Still, these are attractive and approachable clues (there should be a club for setters who have managed to include TSETSE in their grid – or maybe a more elitist club for the stars who have managed to avoid it, and all the other old chestnuts like PA, the Maori fort or their MERI, that ubiquitous ASTI, or the revolutionary CHE). However, KevGar’s TSETSE soon revealed its thematic function so he might be excused.
Yes, we had been solving for under an hour when VIRGIL appeared and which of us didn’t study Book II of the AENEID in our Latin classes (and which of us remembers any lines other than TIMEO DANAOS ET DONA FERENTES?) Amusingly, in the context of the current Greek problems, the Numpties were quoting that ‘fear’ of what the Greeks could do to each other earlier this week.
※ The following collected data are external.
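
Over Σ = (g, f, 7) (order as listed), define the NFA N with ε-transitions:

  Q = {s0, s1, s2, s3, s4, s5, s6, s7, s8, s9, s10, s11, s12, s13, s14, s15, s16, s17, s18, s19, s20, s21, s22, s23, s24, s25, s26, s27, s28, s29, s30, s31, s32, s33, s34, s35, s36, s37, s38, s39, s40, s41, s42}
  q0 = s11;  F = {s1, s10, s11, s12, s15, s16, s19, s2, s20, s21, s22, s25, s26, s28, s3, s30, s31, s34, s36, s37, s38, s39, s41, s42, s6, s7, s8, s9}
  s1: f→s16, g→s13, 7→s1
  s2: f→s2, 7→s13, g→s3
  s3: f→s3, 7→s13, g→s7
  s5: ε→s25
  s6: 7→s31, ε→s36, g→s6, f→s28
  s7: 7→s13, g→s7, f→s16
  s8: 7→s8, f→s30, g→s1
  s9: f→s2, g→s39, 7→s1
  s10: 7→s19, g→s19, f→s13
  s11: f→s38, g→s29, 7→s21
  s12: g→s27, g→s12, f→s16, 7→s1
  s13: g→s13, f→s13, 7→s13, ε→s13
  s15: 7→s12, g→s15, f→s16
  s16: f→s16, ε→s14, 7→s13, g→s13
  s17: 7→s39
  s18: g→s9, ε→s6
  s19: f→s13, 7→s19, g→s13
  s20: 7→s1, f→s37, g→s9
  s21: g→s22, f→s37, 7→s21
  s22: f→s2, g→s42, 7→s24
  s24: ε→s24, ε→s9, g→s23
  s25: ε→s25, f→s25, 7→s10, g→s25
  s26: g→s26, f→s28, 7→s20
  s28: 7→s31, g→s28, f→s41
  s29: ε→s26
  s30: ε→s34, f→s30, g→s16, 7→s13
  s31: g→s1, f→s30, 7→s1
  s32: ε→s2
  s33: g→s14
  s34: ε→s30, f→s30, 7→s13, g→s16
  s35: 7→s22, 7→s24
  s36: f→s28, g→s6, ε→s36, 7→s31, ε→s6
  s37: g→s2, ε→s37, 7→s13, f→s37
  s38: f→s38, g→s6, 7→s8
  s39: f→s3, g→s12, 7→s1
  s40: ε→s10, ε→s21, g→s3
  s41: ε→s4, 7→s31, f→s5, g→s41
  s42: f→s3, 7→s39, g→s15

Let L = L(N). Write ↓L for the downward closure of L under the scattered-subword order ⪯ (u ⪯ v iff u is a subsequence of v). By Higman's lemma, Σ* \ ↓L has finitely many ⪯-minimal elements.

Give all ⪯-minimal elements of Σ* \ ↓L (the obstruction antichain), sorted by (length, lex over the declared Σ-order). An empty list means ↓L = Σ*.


|Q|=43, |F|=28, |δ|=113 (18 ε).
min D↑ (27 st, q0=0, F={17}): 0:g→1,f→2,7→3 1:g→1,f→4,7→5 2:g→6,f→2,7→7 3:g→8,f→9,7→3 4:g→4,f→10,7→11 5:g→12,f→9,7→13 6:g→6,f→4,7→11 7:g→13,f→14,7→7 8:g→15,f→16,7→12 9:g→16,f→9,7→17 10:g→10,f→18,7→11 11:g→13,f→14,7→13 12:g→19,f→16,7→13 13:g→17,f→20,7→13 14:g→20,f→14,7→17 15:g→21,f→22,7→19 16:g→22,f→16,7→17 17:g→17,f→17,7→17 18:g→18,f→18,7→23 19:g→24,f→22,7→13 20:g→17,f→20,7→17 21:g→21,f→20,7→24 22:g→25,f→22,7→17 23:g→26,f→17,7→26 24:g→24,f→20,7→13 25:g→25,f→20,7→17 26:g→17,f→17,7→26 (ε-aug+det+¬).
'7f7': |S_i|=[36, 25, 9, 1] end={s13} — reject; 3/3 del acc.
'g77g': N↓-sim [36, 32, 20, 5, 1] end={s13} — reject; 4/4 deletions ∈↓L.
'f7gg': |S_i|=[36, 22, 10, 5, 1] end={s13} ∉↓L; 4/4 single-dels accept.
'gfff7f': N↓-sim [36, 32, 18, 17, 13, 3, 1] end={s13} ∉↓L; 6/6 deletions ∈↓L.
'7gggfg': run [36, 25, 17, 12, 8, 3, 1] end={s13} — reject; 6/6 del acc.
5 minimals (antichain).

A = [7f7, g77g, f7gg, gfff7f, 7gggfg].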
I remembered something about ‘ut’ and ‘et’ clauses in Latin that we looked up:
‘Fear clauses take the construction of ut/nē + subjunctive. They are terrifying, because the meanings of ut and nē become reversed. In fear clauses, ut means “that not” and nē means “that.”Timeō nē veniat. I am afraid that he is coming! Timeō ut veniat. I am afraid that he is not coming!’ (I think the current Greek mess is a bit of an ‘ut’ situation!)
… but, of course, what we found when we checked our sources was that older versions of the ODQ have one slight difference from current ones and that, inexplicably, ‘ferentis’ appears in the place of ‘ferentes’. Chambers resolved it all and the other Numpty cooked supper while I hunted in the grid for what had to be a Trojan horse.
An endgame like this is right up my street. None of that grid-staring that solvers on the message board are currently complaining about in Elfman’s ‘Revelations of John’. A rather lean horse quickly emerged and it took only a minute to find ‘GHOSTS in some form’ hidden in there and replace them with GREEKS.
We thoroughly enjoyed this crossword with its lovely endgame. Many thanks, KevGar.